Posted 27 May 2004 - 12:22 AM
According to the precision crankbait handbook, only one crank will reach depths of 20ft and only one 10lb test or less. That crankbait is the Luhr Jensen Hot-lips express T.A. in 3/4oz.....caution, there are two styles, trolling (straight lip) and cranking (curved lip). I'm not a fan of most colors they sell, but that's easily fixed However, after reading a book entitled "what fish see", I've since learned that colors at certain depth depend on many factors, such as tint of water, light penetration, and amount of suspended particles in the water. I've cranked the hot lips express, and they crank a heck of a lot easier than mann's 30+ cranks. Might want to give them a try. I play around with hollow brass cranks designed for northern pike and musky but work equally well for bass. Canadian wiggler is the name, relatively cheap at about $3 and if you add a feathered treble, you may be pleasantly surprised at the action. It's simple countdown cranking but I can bounce it along the bottom at 30ft with a 6.3:1 reel. If you're considering 30ft and beyond, better forget cranking and think vertical presentations such as jigging spoons, silver buddies, tailspinners, etc. I'm unsure of the type of lakes you fish, but each lake has an activity zone. My lake runs to 180 ft in some places, but good luck finding any living organism beyond 120ft range....even the lake trout and stripers! You might want to determine the age and type of your lake to get a better feel for oxygen zones. A good graph will show you the thermocline, and fishing beyond the thermocline is pretty much a waste of time. MOST fish that are deep are suspended, and you'll need dynamite to get them in the boat! Just my 2 cents on this matter.

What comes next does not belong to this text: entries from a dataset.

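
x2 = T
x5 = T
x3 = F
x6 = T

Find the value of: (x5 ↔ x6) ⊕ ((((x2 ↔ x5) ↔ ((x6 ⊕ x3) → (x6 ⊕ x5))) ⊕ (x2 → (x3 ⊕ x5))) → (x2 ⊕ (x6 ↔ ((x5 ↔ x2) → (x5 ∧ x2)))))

T

x5 ↔ x6 = T ↔ T = T
x2 ↔ x5 = T ↔ T = T
x6 ⊕ x3 = T ⊕ F = T
x6 ⊕ x5 = T ⊕ T = F
(x6 ⊕ x3) → (x6 ⊕ x5) = T → F = F
(x2 ↔ x5) ↔ ((x6 ⊕ x3) → (x6 ⊕ x5)) = T ↔ F = F
x3 ⊕ x5 = F ⊕ T = T
x2 → (x3 ⊕ x5) = T → T = T
((x2 ↔ x5) ↔ ((x6 ⊕ x3) → (x6 ⊕ x5))) ⊕ (x2 → (x3 ⊕ x5)) = F ⊕ T = T
x5 ↔ x2 = T ↔ T = T
x5 ∧ x2 = T ∧ T = T
(x5 ↔ x2) → (x5 ∧ x2) = T → T = T
x6 ↔ ((x5 ↔ x2) → (x5 ∧ x2)) = T ↔ T = T
x2 ⊕ (x6 ↔ ((x5 ↔ x2) → (x5 ∧ x2))) = T ⊕ T = F
(((x2 ↔ x5) ↔ ((x6 ⊕ x3) → (x6 ⊕ x5))) ⊕ (x2 → (x3 ⊕ x5))) → (x2 ⊕ (x6 ↔ ((x5 ↔ x2) → (x5 ∧ x2)))) = T → F = F
(x5 ↔ x6) ⊕ ((((x2 ↔ x5) ↔ ((x6 ⊕ x3) → (x6 ⊕ x5))) ⊕ (x2 → (x3 ⊕ x5))) → (x2 ⊕ (x6 ↔ ((x5 ↔ x2) → (x5 ∧ x2))))) = T ⊕ F = T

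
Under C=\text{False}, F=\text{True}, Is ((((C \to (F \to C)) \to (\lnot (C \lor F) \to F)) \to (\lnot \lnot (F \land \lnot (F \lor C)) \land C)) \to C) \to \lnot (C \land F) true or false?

Substituting C=\text{False}, F=\text{True}:
F \to C = \text{True} \to \text{False} = \text{False}
C \to (F \to C) = \text{False} \to \text{False} = \text{True}
C \lor F = \text{False} \lor \text{True} = \text{True}
\lnot (C \lor F) = \lnot \text{True} = \text{False}
\lnot (C \lor F) \to F = \text{False} \to \text{True} = \text{True}
(C \to (F \to C)) \to (\lnot (C \lor F) \to F) = \text{True} \to \text{True} = \text{True}
F \lor C = \text{True} \lor \text{False} = \text{True}
\lnot (F \lor C) = \lnot \text{True} = \text{False}
F \land \lnot (F \lor C) = \text{True} \land \text{False} = \text{False}
\lnot (F \land \lnot (F \lor C)) = \lnot \text{False} = \text{True}
\lnot \lnot (F \land \lnot (F \lor C)) = \lnot \text{True} = \text{False}
\lnot \lnot (F \land \lnot (F \lor C)) \land C = \text{False} \land \text{False} = \text{False}
((C \to (F \to C)) \to (\lnot (C \lor F) \to F)) \to (\lnot \lnot (F \land \lnot (F \lor C)) \land C) = \text{True} \to \text{False} = \text{False}
(((C \to (F \to C)) \to (\lnot (C \lor F) \to F)) \to (\lnot \lnot (F \land \lnot (F \lor C)) \land C)) \to C = \text{False} \to \text{False} = \text{True}
C \land F = \text{False} \land \text{True} = \text{False}
\lnot (C \land F) = \lnot \text{False} = \text{True}
((((C \to (F \to C)) \to (\lnot (C \lor F) \to F)) \to (\lnot \lnot (F \land \lnot (F \lor C)) \land C)) \to C) \to \lnot (C \land F) = \text{True} \to \text{True} = \text{True}

\text{True}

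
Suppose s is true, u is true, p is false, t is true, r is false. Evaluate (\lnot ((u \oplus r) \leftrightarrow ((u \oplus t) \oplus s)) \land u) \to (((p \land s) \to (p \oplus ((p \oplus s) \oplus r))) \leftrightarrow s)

Substituting s=T, u=T, p=F, t=T, r=F:
u \oplus r = T \oplus F = T
u \oplus t = T \oplus T = F
(u \oplus t) \oplus s = F \oplus T = T
(u \oplus r) \leftrightarrow ((u \oplus t) \oplus s) = T \leftrightarrow T = T
\lnot ((u \oplus r) \leftrightarrow ((u \oplus t) \oplus s)) = \lnot T = F
\lnot ((u \oplus r) \leftrightarrow ((u \oplus t) \oplus s)) \land u = F \land T = F
p \land s = F \land T = F
p \oplus s = F \oplus T = T
(p \oplus s) \oplus r = T \oplus F = T
p \oplus ((p \oplus s) \oplus r) = F \oplus T = T
(p \land s) \to (p \oplus ((p \oplus s) \oplus r)) = F \to T = T
((p \land s) \to (p \oplus ((p \oplus s) \oplus r))) \leftrightarrow s = T \leftrightarrow T = T
(\lnot ((u \oplus r) \leftrightarrow ((u \oplus t) \oplus s)) \land u) \to (((p \land s) \to (p \oplus ((p \oplus s) \oplus r))) \leftrightarrow s) = F \to T = T

T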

Posted 27 May 2004 - 10:50 AM
A downrigger or a three-way swivel and dropper weight of probably 5 or 6 ounces will easily keep you where you need to be too. I can tell you that the 3/4 ounce Hot Lips do dive as deep as they say and more. I run 30# Power Pro which is 8# diameter for steelhead and will often fill the plug bump bottom in 30' of water. Michael Jackson...best color there is for steelies that deep...black with silver speckle.
Posted 27 May 2004 - 12:29 PM
Start by switching to a fluorocarbon line like Seaguar...line is heavier than water and sinks, should get you an extra foot or so. Definitely works on warts and rogues. After that go to weights...start with suspendots, usually on the belly between the lip and first hook hanger. When you have about the right amount of dots and the bait runs the way you want, remove the dots and weigh them. Then drill out the bait and replace the dots with the same weight in lead (or just less) and epoxy in place. Remember the epoxy will add weight, the hole will remove weight, and water temp will affect the amount of weight needed. Generally you want to add a little less...much easier to slap on an additional dot than remove weight.
Manns used to make a bait called the 30+ which was popular in TN/AL, you might check some shops in that area. It is a WAY big crankbait. Generally, I would much rather c-rig or vertical fish bass holding that deep.